Analyzing Fuzzing Evaluation Practices: A Methodological Study
The paper "SoK: Prudent Evaluation Practices for Fuzzing" offers a comprehensive analysis of the evaluation practices adopted in fuzzing research papers over the span of six years (2018-2023) in leading computer security and software engineering venues. The research critically examines the adherence of these studies to methodological best practices, mainly benchmarking them against guidelines provided by Klees et al., and further proposes updated recommendations for evaluating fuzzing methodologies.
Overview of Research and Findings
Fuzzing, widely acknowledged for its efficacy in discovering software bugs, relies fundamentally on randomness, which presents unique challenges to the reproducibility and validity of experimental results. The authors investigate 150 fuzzing papers, revealing significant deficiencies in the way these evaluations are often conducted. Specific gaps were noted in the areas of statistical testing, evaluation metrics, seed selection, and the fairness in resource allocation—all crucial for ensuring reproducible and trustworthy results. Furthermore, the research incorporates artifact evaluations for a subset of eight papers to assess the practicality and reproducibility of the claims made in fuzzing studies.
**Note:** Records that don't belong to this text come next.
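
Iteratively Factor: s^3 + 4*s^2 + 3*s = (s + 1)*(s^2 + 3*s) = (s + 1)*(s + 3)*(s)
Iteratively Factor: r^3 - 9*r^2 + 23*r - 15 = (r - 5)*(r^2 - 4*r + 3) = (r - 5)*(r - 3)*(r - 1)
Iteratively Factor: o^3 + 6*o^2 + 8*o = (o + 4)*(o^2 + 2*o) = o*(o + 4)*(o + 2)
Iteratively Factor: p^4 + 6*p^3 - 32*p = (p)*(p^3 + 6*p^2 - 32) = p*(p + 4)*(p^2 + 2*p - 8) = p*(p - 2)*(p + 4)*(p + 4)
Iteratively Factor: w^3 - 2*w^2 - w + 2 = (w + 1)*(w^2 - 3*w + 2) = (w - 1)*(w + 1)*(w - 2)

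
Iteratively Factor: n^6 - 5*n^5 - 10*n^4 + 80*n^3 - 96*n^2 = (n + 4)*(n^5 - 9*n^4 + 26*n^3 - 24*n^2) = n*(n + 4)*(n^4 - 9*n^3 + 26*n^2 - 24*n) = n*(n - 4)*(n + 4)*(n^3 - 5*n^2 + 6*n) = n*(n - 4)*(n - 2)*(n + 4)*(n^2 - 3*n) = n*(n - 4)*(n - 3)*(n - 2)*(n + 4)*(n)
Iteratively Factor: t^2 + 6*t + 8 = (t + 2)*(t + 4)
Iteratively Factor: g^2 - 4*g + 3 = (g - 1)*(g - 3)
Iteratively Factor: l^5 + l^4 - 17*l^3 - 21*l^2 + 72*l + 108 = (l + 3)*(l^4 - 2*l^3 - 11*l^2 + 12*l + 36) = (l + 2)*(l + 3)*(l^3 - 4*l^2 - 3*l + 18) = (l - 3)*(l + 2)*(l + 3)*(l^2 - l - 6) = (l - 3)^2*(l + 2)*(l + 3)*(l + 2)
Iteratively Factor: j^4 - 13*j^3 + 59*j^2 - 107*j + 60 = (j - 3)*(j^3 - 10*j^2 + 29*j - 20) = (j - 5)*(j - 3)*(j^2 - 5*j + 4) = (j - 5)*(j - 4)*(j - 3)*(j - 1)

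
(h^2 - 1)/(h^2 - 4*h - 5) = (h - 1)/(h - 5)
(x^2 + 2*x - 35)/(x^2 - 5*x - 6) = (-x^2 - 2*x + 35)/(-x^2 + 5*x + 6)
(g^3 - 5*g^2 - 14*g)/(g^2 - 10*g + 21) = g*(g + 2)/(g - 3)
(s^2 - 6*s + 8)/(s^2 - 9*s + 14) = (s - 4)/(s - 7)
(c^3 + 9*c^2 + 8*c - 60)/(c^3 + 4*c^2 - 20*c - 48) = (c^2 + 3*c - 10)/(c^2 - 2*c - 8)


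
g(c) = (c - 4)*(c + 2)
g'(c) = 2*c - 2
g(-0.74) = -5.97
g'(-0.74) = -3.48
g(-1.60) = -2.24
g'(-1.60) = -5.20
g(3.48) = -2.85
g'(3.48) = 4.96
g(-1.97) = -0.18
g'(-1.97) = -5.94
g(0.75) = -8.94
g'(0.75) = -0.50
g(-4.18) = 17.83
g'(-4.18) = -10.36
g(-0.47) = -6.84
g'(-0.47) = -2.94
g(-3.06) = 7.48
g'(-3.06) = -8.12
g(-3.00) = 7.00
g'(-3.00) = -8.00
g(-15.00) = 247.00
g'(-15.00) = -32.00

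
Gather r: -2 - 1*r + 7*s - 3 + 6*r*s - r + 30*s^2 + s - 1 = r*(6*s - 2) + 30*s^2 + 8*s - 6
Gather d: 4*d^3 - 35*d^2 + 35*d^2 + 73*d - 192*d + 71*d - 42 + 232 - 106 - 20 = 4*d^3 - 48*d + 64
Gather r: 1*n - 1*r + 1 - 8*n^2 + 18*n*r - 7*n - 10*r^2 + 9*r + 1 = -8*n^2 - 6*n - 10*r^2 + r*(18*n + 8) + 2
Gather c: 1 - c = 1 - c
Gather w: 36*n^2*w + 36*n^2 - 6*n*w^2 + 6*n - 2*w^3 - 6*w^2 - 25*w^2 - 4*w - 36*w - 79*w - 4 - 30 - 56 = 36*n^2 + 6*n - 2*w^3 + w^2*(-6*n - 31) + w*(36*n^2 - 119) - 90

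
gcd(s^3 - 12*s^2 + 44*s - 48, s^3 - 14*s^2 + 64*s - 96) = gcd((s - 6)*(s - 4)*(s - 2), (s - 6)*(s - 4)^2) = s^2 - 10*s + 24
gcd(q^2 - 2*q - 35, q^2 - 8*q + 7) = q - 7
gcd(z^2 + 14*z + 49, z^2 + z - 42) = z + 7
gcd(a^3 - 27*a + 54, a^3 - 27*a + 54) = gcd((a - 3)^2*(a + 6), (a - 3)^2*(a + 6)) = a^3 - 27*a + 54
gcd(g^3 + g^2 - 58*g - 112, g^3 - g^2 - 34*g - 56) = g + 2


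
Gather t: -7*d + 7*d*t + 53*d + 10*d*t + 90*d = 17*d*t + 136*d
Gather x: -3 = -3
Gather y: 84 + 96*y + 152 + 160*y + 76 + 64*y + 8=320*y + 320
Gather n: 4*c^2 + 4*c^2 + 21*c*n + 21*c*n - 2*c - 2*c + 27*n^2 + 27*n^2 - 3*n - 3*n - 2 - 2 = 8*c^2 - 4*c + 54*n^2 + n*(42*c - 6) - 4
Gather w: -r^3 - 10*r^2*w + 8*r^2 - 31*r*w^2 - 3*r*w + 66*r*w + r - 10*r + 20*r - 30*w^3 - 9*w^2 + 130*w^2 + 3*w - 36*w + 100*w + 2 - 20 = -r^3 + 8*r^2 + 11*r - 30*w^3 + w^2*(121 - 31*r) + w*(-10*r^2 + 63*r + 67) - 18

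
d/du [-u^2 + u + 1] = 1 - 2*u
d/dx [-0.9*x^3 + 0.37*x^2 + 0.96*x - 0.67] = -2.7*x^2 + 0.74*x + 0.96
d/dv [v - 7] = 1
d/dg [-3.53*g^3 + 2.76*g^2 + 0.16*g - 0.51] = -10.59*g^2 + 5.52*g + 0.16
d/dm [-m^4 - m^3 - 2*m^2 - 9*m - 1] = -4*m^3 - 3*m^2 - 4*m - 9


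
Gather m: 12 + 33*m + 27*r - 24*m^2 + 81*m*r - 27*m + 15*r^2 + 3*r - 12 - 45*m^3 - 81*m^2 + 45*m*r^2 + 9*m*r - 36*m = -45*m^3 - 105*m^2 + m*(45*r^2 + 90*r - 30) + 15*r^2 + 30*r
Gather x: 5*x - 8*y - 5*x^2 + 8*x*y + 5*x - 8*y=-5*x^2 + x*(8*y + 10) - 16*y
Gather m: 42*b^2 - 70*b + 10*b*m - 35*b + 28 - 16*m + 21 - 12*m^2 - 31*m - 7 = 42*b^2 - 105*b - 12*m^2 + m*(10*b - 47) + 42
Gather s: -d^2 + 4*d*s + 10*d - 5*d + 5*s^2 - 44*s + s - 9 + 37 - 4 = -d^2 + 5*d + 5*s^2 + s*(4*d - 43) + 24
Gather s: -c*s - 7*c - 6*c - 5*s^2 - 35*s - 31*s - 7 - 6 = -13*c - 5*s^2 + s*(-c - 66) - 13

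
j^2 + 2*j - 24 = (j - 4)*(j + 6)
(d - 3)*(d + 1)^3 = d^4 - 6*d^2 - 8*d - 3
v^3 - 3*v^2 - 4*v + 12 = (v - 3)*(v - 2)*(v + 2)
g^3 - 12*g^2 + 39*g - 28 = (g - 7)*(g - 4)*(g - 1)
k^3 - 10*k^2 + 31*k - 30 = (k - 5)*(k - 3)*(k - 2)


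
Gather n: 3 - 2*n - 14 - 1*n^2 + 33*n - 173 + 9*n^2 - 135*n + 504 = 8*n^2 - 104*n + 320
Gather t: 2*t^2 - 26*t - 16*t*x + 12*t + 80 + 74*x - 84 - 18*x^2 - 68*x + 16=2*t^2 + t*(-16*x - 14) - 18*x^2 + 6*x + 12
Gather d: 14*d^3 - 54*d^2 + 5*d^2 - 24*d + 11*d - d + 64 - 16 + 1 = 14*d^3 - 49*d^2 - 14*d + 49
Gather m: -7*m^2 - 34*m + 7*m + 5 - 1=-7*m^2 - 27*m + 4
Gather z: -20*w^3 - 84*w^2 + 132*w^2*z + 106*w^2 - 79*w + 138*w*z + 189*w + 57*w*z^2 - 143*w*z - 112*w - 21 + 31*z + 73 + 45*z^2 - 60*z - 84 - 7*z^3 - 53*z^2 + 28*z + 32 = -20*w^3 + 22*w^2 - 2*w - 7*z^3 + z^2*(57*w - 8) + z*(132*w^2 - 5*w - 1)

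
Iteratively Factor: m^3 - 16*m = (m + 4)*(m^2 - 4*m) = m*(m + 4)*(m - 4)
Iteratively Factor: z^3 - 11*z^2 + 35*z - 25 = (z - 5)*(z^2 - 6*z + 5) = (z - 5)*(z - 1)*(z - 5)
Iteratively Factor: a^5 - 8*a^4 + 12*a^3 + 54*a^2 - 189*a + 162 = (a - 3)*(a^4 - 5*a^3 - 3*a^2 + 45*a - 54) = (a - 3)^2*(a^3 - 2*a^2 - 9*a + 18) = (a - 3)^2*(a - 2)*(a^2 - 9) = (a - 3)^3*(a - 2)*(a + 3)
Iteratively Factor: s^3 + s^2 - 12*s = (s - 3)*(s^2 + 4*s) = s*(s - 3)*(s + 4)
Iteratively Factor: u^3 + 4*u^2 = (u)*(u^2 + 4*u) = u^2*(u + 4)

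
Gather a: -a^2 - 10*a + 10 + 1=-a^2 - 10*a + 11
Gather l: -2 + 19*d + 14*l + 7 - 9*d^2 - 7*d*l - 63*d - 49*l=-9*d^2 - 44*d + l*(-7*d - 35) + 5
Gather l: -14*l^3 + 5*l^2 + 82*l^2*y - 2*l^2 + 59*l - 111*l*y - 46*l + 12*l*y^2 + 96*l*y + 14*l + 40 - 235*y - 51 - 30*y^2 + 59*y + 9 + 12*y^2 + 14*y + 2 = -14*l^3 + l^2*(82*y + 3) + l*(12*y^2 - 15*y + 27) - 18*y^2 - 162*y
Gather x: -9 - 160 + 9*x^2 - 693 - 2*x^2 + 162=7*x^2 - 700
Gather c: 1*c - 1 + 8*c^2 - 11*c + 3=8*c^2 - 10*c + 2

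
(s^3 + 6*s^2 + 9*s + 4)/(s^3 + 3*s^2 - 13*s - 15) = (s^2 + 5*s + 4)/(s^2 + 2*s - 15)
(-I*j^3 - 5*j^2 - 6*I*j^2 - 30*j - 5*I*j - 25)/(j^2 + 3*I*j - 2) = -(I*j^3 + j^2*(5 + 6*I) + 5*j*(6 + I) + 25)/(j^2 + 3*I*j - 2)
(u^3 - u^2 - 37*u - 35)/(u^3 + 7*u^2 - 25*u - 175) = (u^2 - 6*u - 7)/(u^2 + 2*u - 35)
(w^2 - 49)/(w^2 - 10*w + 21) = (w + 7)/(w - 3)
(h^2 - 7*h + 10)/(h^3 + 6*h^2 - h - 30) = (h - 5)/(h^2 + 8*h + 15)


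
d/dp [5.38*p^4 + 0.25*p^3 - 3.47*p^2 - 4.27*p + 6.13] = 21.52*p^3 + 0.75*p^2 - 6.94*p - 4.27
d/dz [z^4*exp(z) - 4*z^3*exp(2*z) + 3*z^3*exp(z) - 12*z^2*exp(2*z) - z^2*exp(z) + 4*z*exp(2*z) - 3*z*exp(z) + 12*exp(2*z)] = (z^4 - 8*z^3*exp(z) + 7*z^3 - 36*z^2*exp(z) + 8*z^2 - 16*z*exp(z) - 5*z + 28*exp(z) - 3)*exp(z)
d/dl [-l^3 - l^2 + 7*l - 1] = -3*l^2 - 2*l + 7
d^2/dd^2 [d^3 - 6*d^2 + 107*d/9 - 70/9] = 6*d - 12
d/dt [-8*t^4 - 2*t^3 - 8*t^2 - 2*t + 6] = -32*t^3 - 6*t^2 - 16*t - 2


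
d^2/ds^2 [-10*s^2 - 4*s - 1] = -20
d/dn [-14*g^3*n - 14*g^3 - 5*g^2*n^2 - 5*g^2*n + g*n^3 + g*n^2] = g*(-14*g^2 - 10*g*n - 5*g + 3*n^2 + 2*n)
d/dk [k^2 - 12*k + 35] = 2*k - 12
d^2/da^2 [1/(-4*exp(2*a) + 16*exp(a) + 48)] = (-(1 - exp(a))*(-exp(2*a) + 4*exp(a) + 12) + 2*(exp(a) - 2)^2*exp(a))*exp(a)/(-exp(2*a) + 4*exp(a) + 12)^3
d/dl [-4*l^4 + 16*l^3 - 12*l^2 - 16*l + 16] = -16*l^3 + 48*l^2 - 24*l - 16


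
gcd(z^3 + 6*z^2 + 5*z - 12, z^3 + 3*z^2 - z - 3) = z^2 + 2*z - 3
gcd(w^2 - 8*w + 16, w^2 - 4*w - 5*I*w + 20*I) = w - 4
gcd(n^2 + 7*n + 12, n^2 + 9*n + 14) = 1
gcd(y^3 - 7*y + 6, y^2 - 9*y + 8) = y - 1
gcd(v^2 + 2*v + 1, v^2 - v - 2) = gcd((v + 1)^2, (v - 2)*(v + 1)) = v + 1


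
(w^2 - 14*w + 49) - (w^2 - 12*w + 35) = 14 - 2*w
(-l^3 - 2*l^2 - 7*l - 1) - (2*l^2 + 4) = -l^3 - 4*l^2 - 7*l - 5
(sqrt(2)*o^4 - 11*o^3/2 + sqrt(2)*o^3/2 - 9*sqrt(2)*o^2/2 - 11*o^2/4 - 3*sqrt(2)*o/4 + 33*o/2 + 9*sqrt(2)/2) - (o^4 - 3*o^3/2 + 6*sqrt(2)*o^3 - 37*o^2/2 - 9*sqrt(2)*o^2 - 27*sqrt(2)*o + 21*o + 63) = -o^4 + sqrt(2)*o^4 - 11*sqrt(2)*o^3/2 - 4*o^3 + 9*sqrt(2)*o^2/2 + 63*o^2/4 - 9*o/2 + 105*sqrt(2)*o/4 - 63 + 9*sqrt(2)/2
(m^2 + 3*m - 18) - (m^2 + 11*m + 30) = -8*m - 48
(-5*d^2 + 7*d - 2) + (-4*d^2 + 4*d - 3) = -9*d^2 + 11*d - 5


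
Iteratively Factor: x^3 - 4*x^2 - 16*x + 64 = (x + 4)*(x^2 - 8*x + 16) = (x - 4)*(x + 4)*(x - 4)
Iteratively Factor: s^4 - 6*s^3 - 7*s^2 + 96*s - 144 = (s + 4)*(s^3 - 10*s^2 + 33*s - 36) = (s - 3)*(s + 4)*(s^2 - 7*s + 12) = (s - 4)*(s - 3)*(s + 4)*(s - 3)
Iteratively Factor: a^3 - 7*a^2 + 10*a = (a)*(a^2 - 7*a + 10) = a*(a - 2)*(a - 5)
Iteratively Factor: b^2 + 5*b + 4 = (b + 4)*(b + 1)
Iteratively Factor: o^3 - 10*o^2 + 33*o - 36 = (o - 3)*(o^2 - 7*o + 12) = (o - 4)*(o - 3)*(o - 3)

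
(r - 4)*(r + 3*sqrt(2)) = r^2 - 4*r + 3*sqrt(2)*r - 12*sqrt(2)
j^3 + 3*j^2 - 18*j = j*(j - 3)*(j + 6)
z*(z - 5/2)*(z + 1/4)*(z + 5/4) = z^4 - z^3 - 55*z^2/16 - 25*z/32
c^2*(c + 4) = c^3 + 4*c^2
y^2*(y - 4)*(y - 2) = y^4 - 6*y^3 + 8*y^2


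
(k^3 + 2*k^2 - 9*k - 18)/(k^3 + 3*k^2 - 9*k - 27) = (k + 2)/(k + 3)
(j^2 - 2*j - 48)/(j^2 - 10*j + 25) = (j^2 - 2*j - 48)/(j^2 - 10*j + 25)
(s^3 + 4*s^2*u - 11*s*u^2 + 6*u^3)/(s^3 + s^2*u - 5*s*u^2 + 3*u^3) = (s + 6*u)/(s + 3*u)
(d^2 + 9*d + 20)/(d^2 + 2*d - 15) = (d + 4)/(d - 3)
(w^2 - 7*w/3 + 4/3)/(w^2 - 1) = (w - 4/3)/(w + 1)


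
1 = 1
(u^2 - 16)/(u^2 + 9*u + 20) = (u - 4)/(u + 5)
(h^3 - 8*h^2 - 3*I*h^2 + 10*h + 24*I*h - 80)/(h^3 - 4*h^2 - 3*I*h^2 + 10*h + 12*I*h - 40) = (h - 8)/(h - 4)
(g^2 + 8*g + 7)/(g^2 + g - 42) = (g + 1)/(g - 6)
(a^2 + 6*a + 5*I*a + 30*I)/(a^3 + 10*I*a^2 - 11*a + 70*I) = (a + 6)/(a^2 + 5*I*a + 14)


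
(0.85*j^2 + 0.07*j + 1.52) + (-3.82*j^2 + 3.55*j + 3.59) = -2.97*j^2 + 3.62*j + 5.11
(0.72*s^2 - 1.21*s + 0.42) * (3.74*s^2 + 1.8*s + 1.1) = 2.6928*s^4 - 3.2294*s^3 + 0.1848*s^2 - 0.575*s + 0.462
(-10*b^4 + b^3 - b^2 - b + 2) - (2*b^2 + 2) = -10*b^4 + b^3 - 3*b^2 - b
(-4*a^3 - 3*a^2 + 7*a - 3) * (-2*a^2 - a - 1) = 8*a^5 + 10*a^4 - 7*a^3 + 2*a^2 - 4*a + 3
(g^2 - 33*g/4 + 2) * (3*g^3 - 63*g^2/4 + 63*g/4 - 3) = 3*g^5 - 81*g^4/2 + 2427*g^3/16 - 2631*g^2/16 + 225*g/4 - 6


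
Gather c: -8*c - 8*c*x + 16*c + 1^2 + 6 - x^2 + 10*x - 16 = c*(8 - 8*x) - x^2 + 10*x - 9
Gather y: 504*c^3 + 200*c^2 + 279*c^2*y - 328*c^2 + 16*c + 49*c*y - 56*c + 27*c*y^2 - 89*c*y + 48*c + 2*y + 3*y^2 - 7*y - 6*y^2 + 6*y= 504*c^3 - 128*c^2 + 8*c + y^2*(27*c - 3) + y*(279*c^2 - 40*c + 1)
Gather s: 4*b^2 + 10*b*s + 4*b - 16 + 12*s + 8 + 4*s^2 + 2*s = 4*b^2 + 4*b + 4*s^2 + s*(10*b + 14) - 8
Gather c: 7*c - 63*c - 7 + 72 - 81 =-56*c - 16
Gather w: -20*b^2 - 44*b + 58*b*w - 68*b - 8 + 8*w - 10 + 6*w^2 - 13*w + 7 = -20*b^2 - 112*b + 6*w^2 + w*(58*b - 5) - 11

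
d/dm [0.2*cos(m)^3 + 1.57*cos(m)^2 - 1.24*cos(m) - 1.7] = (-0.6*cos(m)^2 - 3.14*cos(m) + 1.24)*sin(m)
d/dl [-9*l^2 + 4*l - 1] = 4 - 18*l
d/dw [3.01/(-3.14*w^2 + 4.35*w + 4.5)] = (18.9028*w - 13.0935)/(-3.14*w^2 + 4.35*w + 4.5)^2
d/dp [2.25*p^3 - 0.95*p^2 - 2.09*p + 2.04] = 6.75*p^2 - 1.9*p - 2.09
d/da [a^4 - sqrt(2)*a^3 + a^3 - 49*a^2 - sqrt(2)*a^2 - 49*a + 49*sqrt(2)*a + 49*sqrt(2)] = 4*a^3 - 3*sqrt(2)*a^2 + 3*a^2 - 98*a - 2*sqrt(2)*a - 49 + 49*sqrt(2)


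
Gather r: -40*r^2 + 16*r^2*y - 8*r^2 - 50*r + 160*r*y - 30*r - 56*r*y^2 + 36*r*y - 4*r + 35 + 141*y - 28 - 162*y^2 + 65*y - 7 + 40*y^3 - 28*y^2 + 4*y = r^2*(16*y - 48) + r*(-56*y^2 + 196*y - 84) + 40*y^3 - 190*y^2 + 210*y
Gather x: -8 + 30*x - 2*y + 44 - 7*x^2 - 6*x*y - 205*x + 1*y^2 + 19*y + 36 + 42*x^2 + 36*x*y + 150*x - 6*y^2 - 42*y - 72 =35*x^2 + x*(30*y - 25) - 5*y^2 - 25*y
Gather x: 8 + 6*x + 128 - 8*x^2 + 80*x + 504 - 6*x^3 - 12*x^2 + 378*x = -6*x^3 - 20*x^2 + 464*x + 640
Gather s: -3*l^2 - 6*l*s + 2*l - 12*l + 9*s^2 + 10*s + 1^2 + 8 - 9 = -3*l^2 - 10*l + 9*s^2 + s*(10 - 6*l)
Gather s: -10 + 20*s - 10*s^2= -10*s^2 + 20*s - 10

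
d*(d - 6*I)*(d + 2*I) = d^3 - 4*I*d^2 + 12*d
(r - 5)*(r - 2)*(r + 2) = r^3 - 5*r^2 - 4*r + 20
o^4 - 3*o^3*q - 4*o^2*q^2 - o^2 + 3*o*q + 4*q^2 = (o - 1)*(o + 1)*(o - 4*q)*(o + q)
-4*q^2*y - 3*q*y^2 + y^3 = y*(-4*q + y)*(q + y)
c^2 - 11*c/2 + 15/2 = (c - 3)*(c - 5/2)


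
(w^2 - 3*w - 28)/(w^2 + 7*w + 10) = (w^2 - 3*w - 28)/(w^2 + 7*w + 10)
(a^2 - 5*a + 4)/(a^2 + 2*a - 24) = (a - 1)/(a + 6)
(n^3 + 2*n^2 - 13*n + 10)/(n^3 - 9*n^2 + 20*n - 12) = (n + 5)/(n - 6)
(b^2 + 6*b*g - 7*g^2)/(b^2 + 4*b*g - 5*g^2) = (b + 7*g)/(b + 5*g)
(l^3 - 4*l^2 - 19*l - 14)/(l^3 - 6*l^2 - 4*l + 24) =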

A major observation was the frequent inconsistency or outright neglect of robust statistical methods in reported evaluations: 63 papers used no statistical tests to back their claims. Additionally, only 37 of the studies employed the Mann-Whitney U-test, while 15 did so with insufficient trial repetitions, questioning the robustness of their findings. This lack of statistical rigor directly undermines the reliability of the research outcomes and the perceived improvements over existing methodologies.
Moreover, the paper highlights the disproportionate focus on certain fuzzers, such as AFL and its derivatives, while failing to adequately consider state-of-the-art alternatives. This skew in evaluation subjects not only limits the perceived generalizability of the results but also potentially overlooks the strengths of diverse fuzzing approaches available in contemporary practice.
Another salient issue is the practice surrounding CVE claims. The analysis shows that out of the numerous CVEs reported, a significant number were unverifiable or disputed, raising concerns about the pressure to demonstrate real-world impact through these metrics.
Recommendations and Best Practices
In addressing the identified shortcomings, the paper provides an updated set of guidelines for future fuzzing research:
- Reproducibility and Artifact Sharing: Authors should ensure their research artifacts, including code and experiment configurations, are openly accessible and accompanied by thorough documentation. Participation in artifact evaluation should be encouraged to improve transparency and reproducibility.
- Benchmarking and Target Selection: The paper advises using well-recognized benchmarks and a representative set of evaluation targets that align with the specifics of the technique under assessment.
- Fair Comparison and Seed Selection: It is vital to compare against relevant state-of-the-art fuzzers and employ a transparent and equitable selection of seed sets. Uninformed seeds or multiple seed sets should be used to validate claims effectively.
- Metrics and Statistical Analysis: Fuzzing studies should employ established metrics for evaluation and ensure that statistical tests such as bootstrap or permutation tests are systematically applied, with sufficient trial repetitions to substantiate any performance claims. Effect sizes should also be reported alongside significance tests.
- Documenting Threats to Validity: Explicit attention should be given to articulating possible threats to the validity of the research findings and discussing mitigation strategies within the documentation.
Conclusion
This work is instrumental in highlighting the gaps that exist in the evaluation practices of contemporary fuzzing research and delineates a clear pathway towards more rigorous and reproducible methodologies. These recommendations, if diligently followed, have the potential to significantly bolster the reliability, impact, and scientific contribution of future fuzzing studies. As fuzzing continues to be a pivotal tool in software security, advancing its evaluation practices is vital for ensuring progress and fostering innovation in both industry and academia.